August 05, 2024 [Reuters]- Canada’s Imperial Oil reported a 68% jump in second-quarter profit on Friday, as the integrated oil firm was helped by higher crude prices and production.
Extension of a production cut by OPEC+, forecast strong travel demand and hopes of interest rate cuts by the U.S. Federal Reserve helped lift crude prices nearly 7% in the April-June quarter compared to last year.
Upstream production rose 11.3% to 404,000 gross barrels of oil equivalent per day (boepd), Imperial’s highest second-quarter production in more than 30 years after adjusting for the divestment of XTO Energy in 2022, the company said.
Last month Imperial temporarily reduced staffing at its oil sands operations due to the threat of wildfires in northern Alberta, but CEO Brad Corson said there had been no impact on production.
“We hope that will continue through the rest of the summer season. What I can’t predict is whether there’ll be future wildfires and where those will occur,” Corson said on an earnings call.
While Imperial’s production was slightly above expectations, its free cash flow came in slightly below analysts’ forecasts, Eight Capital Research analyst Phil Skolnick wrote in a note.
Imperial shares were last down 3% on the Toronto Stock Exchange at C$93.14 amid a broad sell-off in energy stocks.
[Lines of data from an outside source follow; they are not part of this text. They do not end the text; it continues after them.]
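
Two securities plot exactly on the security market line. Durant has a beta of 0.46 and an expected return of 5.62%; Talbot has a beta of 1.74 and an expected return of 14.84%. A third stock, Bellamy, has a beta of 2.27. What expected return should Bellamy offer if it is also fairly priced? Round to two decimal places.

MRP (SML slope) = (14.84% − 5.62%) / (1.74 − 0.46) = 9.22% / 1.28 = 7.2031%
R_f (intercept) = 5.62% − 0.46 × 7.2031% = 2.3066%
E(R_Bellamy) = R_f + β × MRP = 2.3066% + 2.27 × 7.2031% = 18.66%

18.66%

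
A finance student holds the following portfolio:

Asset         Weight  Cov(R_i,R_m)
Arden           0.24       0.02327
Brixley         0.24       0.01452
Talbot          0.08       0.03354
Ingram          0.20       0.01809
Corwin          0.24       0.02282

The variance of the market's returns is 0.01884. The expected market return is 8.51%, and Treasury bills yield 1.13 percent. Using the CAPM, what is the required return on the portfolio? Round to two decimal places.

β_Arden = 0.02327 / 0.01884 = 1.2351
β_Brixley = 0.01452 / 0.01884 = 0.7707
β_Talbot = 0.03354 / 0.01884 = 1.7803
β_Ingram = 0.01809 / 0.01884 = 0.9602
β_Corwin = 0.02282 / 0.01884 = 1.2113
β_P = Σ w_i β_i = 0.24×1.2351 + 0.24×0.7707 + 0.08×1.7803 + 0.20×0.9602 + 0.24×1.2113 = 1.1066
MRP = 8.51% − 1.13% = 7.38%
E(R_P) = R_f + β_P × MRP = 1.13% + 1.1066 × 7.38% = 9.30%

9.30%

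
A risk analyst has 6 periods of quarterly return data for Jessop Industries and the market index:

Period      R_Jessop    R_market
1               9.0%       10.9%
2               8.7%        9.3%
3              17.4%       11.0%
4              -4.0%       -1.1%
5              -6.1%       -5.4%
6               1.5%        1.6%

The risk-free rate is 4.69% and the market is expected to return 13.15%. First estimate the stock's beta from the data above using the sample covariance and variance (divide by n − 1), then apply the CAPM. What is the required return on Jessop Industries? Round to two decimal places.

Mean R_i = (9.0 + 8.7 + 17.4 − 4.0 − 6.1 + 1.5) / 6 = 4.4167%
Mean R_m = (10.9 + 9.3 + 11.0 − 1.1 − 5.4 + 1.6) / 6 = 4.3833%
Σ(R_i − R̄_i)(R_m − R̄_m) = 293.9917  ⇒  Cov = 293.9917 / 5 = 58.7983
Σ(R_m − R̄_m)² = 243.9483  ⇒  Var(R_m) = 243.9483 / 5 = 48.7897
β = Cov / Var(R_m) = 58.7983 / 48.7897 = 1.2051
MRP = 13.15% − 4.69% = 8.46%
E(R) = R_f + β × MRP = 4.69% + 1.2051 × 8.46% = 14.89%

14.89%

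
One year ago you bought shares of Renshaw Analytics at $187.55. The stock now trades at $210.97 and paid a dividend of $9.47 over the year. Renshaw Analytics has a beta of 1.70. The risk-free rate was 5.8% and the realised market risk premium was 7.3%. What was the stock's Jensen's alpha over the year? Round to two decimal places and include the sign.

Realised HPR = (P1 + D1 − P0) / P0 = (210.97 + 9.47 − 187.55) / 187.55 = 32.89 / 187.55 = 17.5367%
CAPM required = R_f + β·MRP = 5.8% + 1.70 × 7.3% = 18.2100%
α = realised − required = 17.5367% − 18.2100% = -0.67%

-0.67%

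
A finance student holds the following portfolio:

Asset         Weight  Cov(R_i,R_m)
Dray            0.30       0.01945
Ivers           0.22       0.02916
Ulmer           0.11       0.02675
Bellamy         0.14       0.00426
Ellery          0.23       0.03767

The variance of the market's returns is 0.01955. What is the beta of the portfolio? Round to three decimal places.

1.251

β_Dray = 0.01945 / 0.01955 = 0.9949
β_Ivers = 0.02916 / 0.01955 = 1.4916
β_Ulmer = 0.02675 / 0.01955 = 1.3683
β_Bellamy = 0.00426 / 0.01955 = 0.2179
β_Ellery = 0.03767 / 0.01955 = 1.9269
β_P = Σ w_i β_i = 0.30×0.9949 + 0.22×1.4916 + 0.11×1.3683 + 0.14×0.2179 + 0.23×1.9269 = 1.2508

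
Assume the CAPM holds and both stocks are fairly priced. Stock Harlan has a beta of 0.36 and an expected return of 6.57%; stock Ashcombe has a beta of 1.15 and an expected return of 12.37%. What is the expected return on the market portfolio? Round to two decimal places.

Both satisfy E(R) = R_f + β·MRP, so the slope of the SML is
MRP = (12.37% − 6.57%) / (1.15 − 0.36) = 5.80% / 0.79 = 7.3418%
R_f = E(R_Harlan) − β_Harlan·MRP = 6.57% − 0.36 × 7.3418% = 3.9270%
E(R_m) = R_f + MRP = 3.9270% + 7.3418% = 11.27%

11.27%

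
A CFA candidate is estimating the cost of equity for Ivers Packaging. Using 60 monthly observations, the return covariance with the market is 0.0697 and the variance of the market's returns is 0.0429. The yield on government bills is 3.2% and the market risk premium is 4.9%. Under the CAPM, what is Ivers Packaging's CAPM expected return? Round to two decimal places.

β = Cov(R_i, R_m) / Var(R_m) = 0.0697 / 0.0429 = 1.6247
E(R) = R_f + β × MRP = 3.2% + 1.6247 × 4.9% = 11.16%

11.16%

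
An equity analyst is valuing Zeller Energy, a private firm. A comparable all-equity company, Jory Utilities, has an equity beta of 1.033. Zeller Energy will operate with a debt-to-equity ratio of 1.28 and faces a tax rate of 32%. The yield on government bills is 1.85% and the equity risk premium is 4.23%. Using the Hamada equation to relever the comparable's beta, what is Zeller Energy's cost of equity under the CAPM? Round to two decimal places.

10.02%

β_L = β_U × [1 + (1 − t)(D/E)] = 1.033 × [1 + (1 − 0.32) × 1.28]
    = 1.033 × [1 + 0.68 × 1.28] = 1.033 × 1.8704 = 1.9321
E(R) = R_f + β_L × MRP = 1.85% + 1.9321 × 4.23% = 10.02%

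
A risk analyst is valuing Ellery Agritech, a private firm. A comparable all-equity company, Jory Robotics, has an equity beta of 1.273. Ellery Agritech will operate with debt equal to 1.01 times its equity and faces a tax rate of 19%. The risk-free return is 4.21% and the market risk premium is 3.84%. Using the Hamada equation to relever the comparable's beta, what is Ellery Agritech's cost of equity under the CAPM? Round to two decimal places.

β_L = β_U × [1 + (1 − t)(D/E)] = 1.273 × [1 + (1 − 0.19) × 1.01]
    = 1.273 × [1 + 0.81 × 1.01] = 1.273 × 1.8181 = 2.3144
E(R) = R_f + β_L × MRP = 4.21% + 2.3144 × 3.84% = 13.10%

13.10%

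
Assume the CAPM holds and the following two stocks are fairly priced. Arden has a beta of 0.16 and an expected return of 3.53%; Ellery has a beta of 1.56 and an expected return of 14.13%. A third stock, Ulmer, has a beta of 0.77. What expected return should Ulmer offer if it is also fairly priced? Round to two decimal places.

8.15%

MRP (SML slope) = (14.13% − 3.53%) / (1.56 − 0.16) = 10.60% / 1.40 = 7.5714%
R_f (intercept) = 3.53% − 0.16 × 7.5714% = 2.3186%
E(R_Ulmer) = R_f + β × MRP = 2.3186% + 0.77 × 7.5714% = 8.15%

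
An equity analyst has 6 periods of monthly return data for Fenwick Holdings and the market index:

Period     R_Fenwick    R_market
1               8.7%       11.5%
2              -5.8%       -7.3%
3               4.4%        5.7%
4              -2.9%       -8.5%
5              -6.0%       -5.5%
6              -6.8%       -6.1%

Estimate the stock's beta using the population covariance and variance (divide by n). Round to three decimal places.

Mean R_i = (8.7 − 5.8 + 4.4 − 2.9 − 6.0 − 6.8) / 6 = -1.4000%
Mean R_m = (11.5 − 7.3 + 5.7 − 8.5 − 5.5 − 6.1) / 6 = -1.7000%
Σ(R_i − R̄_i)(R_m − R̄_m) = 252.3200  ⇒  Cov = 252.3200 / 6 = 42.0533
Σ(R_m − R̄_m)² = 340.4000  ⇒  Var(R_m) = 340.4000 / 6 = 56.7333
β = Cov / Var(R_m) = 42.0533 / 56.7333 = 0.7412

0.741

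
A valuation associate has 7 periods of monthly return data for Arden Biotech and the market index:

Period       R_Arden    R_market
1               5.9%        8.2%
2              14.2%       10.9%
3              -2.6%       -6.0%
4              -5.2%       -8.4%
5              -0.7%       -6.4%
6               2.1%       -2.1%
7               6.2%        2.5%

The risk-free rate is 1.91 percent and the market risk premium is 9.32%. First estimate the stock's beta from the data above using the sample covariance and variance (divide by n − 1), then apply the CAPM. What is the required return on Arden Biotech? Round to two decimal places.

Mean R_i = (5.9 + 14.2 − 2.6 − 5.2 − 0.7 + 2.1 + 6.2) / 7 = 2.8429%
Mean R_m = (8.2 + 10.9 − 6.0 − 8.4 − 6.4 − 2.1 + 2.5) / 7 = -0.1857%
Σ(R_i − R̄_i)(R_m − R̄_m) = 281.7057  ⇒  Cov = 281.7057 / 6 = 46.9510
Σ(R_m − R̄_m)² = 343.9886  ⇒  Var(R_m) = 343.9886 / 6 = 57.3314
β = Cov / Var(R_m) = 46.9510 / 57.3314 = 0.8189
E(R) = R_f + β × MRP = 1.91% + 0.8189 × 9.32% = 9.54%

9.54%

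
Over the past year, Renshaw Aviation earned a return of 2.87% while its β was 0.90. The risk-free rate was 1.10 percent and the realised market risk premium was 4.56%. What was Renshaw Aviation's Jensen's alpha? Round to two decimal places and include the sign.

CAPM benchmark = R_f + β(R_m − R_f) = 1.10% + 0.90 × 4.56% = 5.2040%
α = actual − benchmark = 2.87% − 5.2040% = -2.33%

-2.33%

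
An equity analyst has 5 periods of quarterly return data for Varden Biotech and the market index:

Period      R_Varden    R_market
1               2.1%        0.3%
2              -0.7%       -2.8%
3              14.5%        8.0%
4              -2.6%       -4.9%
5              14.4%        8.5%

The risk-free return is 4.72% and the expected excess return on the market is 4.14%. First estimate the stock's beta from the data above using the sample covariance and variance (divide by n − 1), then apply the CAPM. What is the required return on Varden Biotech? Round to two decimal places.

10.27%

Mean R_i = (2.1 − 0.7 + 14.5 − 2.6 + 14.4) / 5 = 5.5400%
Mean R_m = (0.3 − 2.8 + 8.0 − 4.9 + 8.5) / 5 = 1.8200%
Σ(R_i − R̄_i)(R_m − R̄_m) = 203.3160  ⇒  Cov = 203.3160 / 4 = 50.8290
Σ(R_m − R̄_m)² = 151.6280  ⇒  Var(R_m) = 151.6280 / 4 = 37.9070
β = Cov / Var(R_m) = 50.8290 / 37.9070 = 1.3409
E(R) = R_f + β × MRP = 4.72% + 1.3409 × 4.14% = 10.27%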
Separately, Imperial’s majority shareholder and oil and gas major beat Wall Street expectations for second-quarter profit earlier in the day, helped by an increase in oil production.
Calgary-based Imperial said its net profit rose to C$1.13 billion ($814.30 million), or C$2.11 per share, in the quarter ended June 30, from C$675 million, or C$1.15 per share, last year.